California has taken positive steps to deal with its budget problems and processes in the last few years, according to a new report from The Volcker Alliance, but there could be problems ahead if the state reverts to its old ways of budgeting during good times.

With news coming out of Sacramento that the budget prepared by Democratic leaders would spend $2 billion more than the governor requested, the Volcker report warning seems right on target: “California still faces a number of challenges and risks – particularly its tendency to overspend during boom years.”

Will the legislature want to follow that path that could become economic quicksand? Looks that way.

Issued by a non-partisan organization formed by Former Federal Reserve Board Chair, Paul Volcker, the Volcker Alliance hopes to address “effective execution of public policies and to rebuild public trust in government.”

One aspect of policy the Volcker Alliance has looked at in the past is state budgeting. The report issued yesterday was a follow up study on the issue focusing this time on three states, California, Virginia and New Jersey. The report intended to see how those states responded to revenue growth coming in as the economy grows following the recession. The goal was to discover responsible budget practices that all fifty states might adopt.

California was praised for changes made under the Brown Administration – but caution flags were also raised.

The study reported that the financial rating agencies, Moody’s, Standard & Poor’s, and Fitch have given the Golden State four upgrades. In addition the Alliance said California turned its budget problems around by securing a simple majority vote for the budget, (noting that five consecutives budgets have passed on time), temporarily raising taxes, strengthening a budget reserve, taking a stab at pension reform, and reducing some long-term debt.

However, the report also mentioned fiscal risks including $94 billion in bond debt; $195 billion in pension and retiree costs; and a shortfall for infrastructure needs. According to the report the retiree debt equaled more than 9-percent of the state’s $2.1 trillion economy, a burden of about $5,100 per resident.

In addition, the part of the debt that is principally worker retiree health care was equivalent to $1,700 per capita, or 68-percent above the median for all 50 states.

Like other economic experts, the members of the Alliance worried about California’s reliance on high-income taxpayers and their investments stating that, “the state is hostage to the vagaries of the stock and real estate markets.”

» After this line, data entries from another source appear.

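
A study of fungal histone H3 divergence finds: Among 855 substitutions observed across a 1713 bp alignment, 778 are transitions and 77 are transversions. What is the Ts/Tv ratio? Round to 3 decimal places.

10.104

R = 778/77 = 10.103896… ≈ 10.104 (to 3 d.p.).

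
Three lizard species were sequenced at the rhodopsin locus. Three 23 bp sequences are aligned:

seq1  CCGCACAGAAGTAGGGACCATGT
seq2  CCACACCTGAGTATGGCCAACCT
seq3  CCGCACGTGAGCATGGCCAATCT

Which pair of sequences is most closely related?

seq2 and seq3

seq1–seq2: 9/23 differ, p = 0.391, d = 0.553.
seq1–seq3: 8/23 differ, p = 0.348, d = 0.467.
seq2–seq3: 4/23 differ, p = 0.174, d = 0.198.
The smallest distance is between seq2 and seq3.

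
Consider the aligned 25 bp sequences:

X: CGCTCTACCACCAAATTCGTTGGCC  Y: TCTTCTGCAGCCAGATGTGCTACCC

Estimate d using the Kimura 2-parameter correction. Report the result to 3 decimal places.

Of 25 sites, 8 differences are transitions and 4 are transversions, so P = 8/25 = 0.32 and Q = 4/25 = 0.16.
Under the Kimura two-parameter model, d = −½ ln(1 − 2P − Q) − ¼ ln(1 − 2Q).
1 − 2P − Q = 0.2, giving −½ ln(0.2) = 0.804719.
1 − 2Q = 0.68, giving −¼ ln(0.68) = 0.096416.
d = 0.804719 + 0.096416 = 0.901135.

0.901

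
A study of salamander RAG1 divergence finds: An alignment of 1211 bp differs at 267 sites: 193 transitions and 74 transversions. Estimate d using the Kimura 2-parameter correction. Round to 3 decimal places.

P = 193/1211 ≈ 0.159372 and Q = 74/1211 ≈ 0.061107.
Under the Kimura two-parameter model, d = −½ ln(1 − 2P − Q) − ¼ ln(1 − 2Q).
1 − 2P − Q = 0.620149, giving −½ ln(0.620149) = 0.238898.
1 − 2Q = 0.877786, giving −¼ ln(0.877786) = 0.032588.
d = 0.238898 + 0.032588 = 0.271486.

0.271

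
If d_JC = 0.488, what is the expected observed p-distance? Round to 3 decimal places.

p = (3/4)(1 − e^(−4d/3)) = 0.75 × (1 − e^(-0.650667)) = 0.75 × (1 − 0.521698) = 0.358727.

0.359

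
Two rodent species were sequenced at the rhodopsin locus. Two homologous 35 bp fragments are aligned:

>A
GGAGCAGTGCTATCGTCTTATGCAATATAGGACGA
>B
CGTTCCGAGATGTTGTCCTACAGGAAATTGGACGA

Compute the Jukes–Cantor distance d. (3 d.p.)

The sequences differ at 15 of 35 sites, so p = 15/35 ≈ 0.428571.
d = −(3/4) ln(1 − 4p/3) = −0.75 ln(1 − 0.571428) = −0.75 ln(0.428572)
  = −0.75 × (-0.847297) = 0.635473 substitutions/site.

0.635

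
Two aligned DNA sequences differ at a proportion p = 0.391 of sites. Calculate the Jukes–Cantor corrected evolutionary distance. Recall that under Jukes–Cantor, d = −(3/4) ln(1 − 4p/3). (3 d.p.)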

The state’s highly progressive income tax, says the report, is 70 percent more volatile than the US average from 1995 to 2013. However, the Alliance wondered if Prop 30 taxes ended, that might undermine the fiscal improvement the state has enjoyed.

The Legislative Analyst and Standard & Poor’s have both said there should be no fear of a fiscal cliff when Proposition 30 taxes expire.

Of course, they don’t assume wild spending by the legislature.

As the Volcker Alliance report indicated, “It remains too early to tell if the state’s fiscal culture has changed permanently or if California will revert to its previous tactics in the next economic or stock market downturn.